Thank you to all the programmers.
That turned out quite well
If you are able, you could go back and take some images of the walls with camera at ~ -45° to fill in the blank spots, and it may fix some of the roof irregularities too.
What settings did you use?
That was flown with pix4d capture, double grid, I have not found a way to change camera settings with pix4d. The roof is couragated which odm handled well in my opinion. This time of year, shadows are the challenge.
Yes wall images, thanks for the suggestion, The client wanted the roof, I went a little overboard…but I just love it.
Manual flying is the answer
I do it quite a bit of it to fill in areas that need a bit more coverage than automated flights can easily deliver.
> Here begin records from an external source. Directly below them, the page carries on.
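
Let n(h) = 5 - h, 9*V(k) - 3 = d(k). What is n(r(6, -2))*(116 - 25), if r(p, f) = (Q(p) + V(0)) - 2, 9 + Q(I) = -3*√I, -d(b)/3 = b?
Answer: 4277/3 + 273*√6 ≈ 2094.4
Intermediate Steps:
d(b) = -3*b
Q(I) = -9 - 3*√I
V(k) = ⅓ - k/3 (V(k) = ⅓ + (-3*k)/9 = ⅓ - k/3)
r(p, f) = -32/3 - 3*√p (r(p, f) = ((-9 - 3*√p) + (⅓ - ⅓*0)) - 2 = ((-9 - 3*√p) + (⅓ + 0)) - 2 = ((-9 - 3*√p) + ⅓) - 2 = (-26/3 - 3*√p) - 2 = -32/3 - 3*√p)
n(r(6, -2))*(116 - 25) = (5 - (-32/3 - 3*√6))*(116 - 25) = (5 + (32/3 + 3*√6))*91 = (47/3 + 3*√6)*91 = 4277/3 + 273*√6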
Repeating patterns like corrugated iron roofing are a bit tricky, but often using ultra feature extraction and point cloud can give a very good result, with minimal distorted patches.
Like Gordon says, manual is a good way to fill the hole, but you can also vary camera angle in Pix4Dcapture like so:
Then you’ve got a slider for camera angle:
Gordon, if I first do a double grid at 200 feet agl, what distance should I fly from the building to capture manual side views? The building I’d like to 3D model is within a grove of trees, less than 200’ away. (using a Phantom 4 Pro)
Welcome to the ODM community Carl
It isn’t so important to fly at a specific distance as it is to make sure you have full coverage of everything you want to see in the point cloud, making sure you have plenty of common features in overlapping images. You really want each point to be in view in at least 3 images, ideally covering more than just 3 adjacent images.
For the walls, from a range of 100-150’ would be fine, avoiding sky if possible. Photos at minus 60, -45 and even -20° if required will all help. Get some good corner views too, not just square on to the sides.
You’ll probably have better results if at least one of overhead flights is at -75 or -80°
So much good information here. what a fantastic community you have. Clearly, some of you are wizards.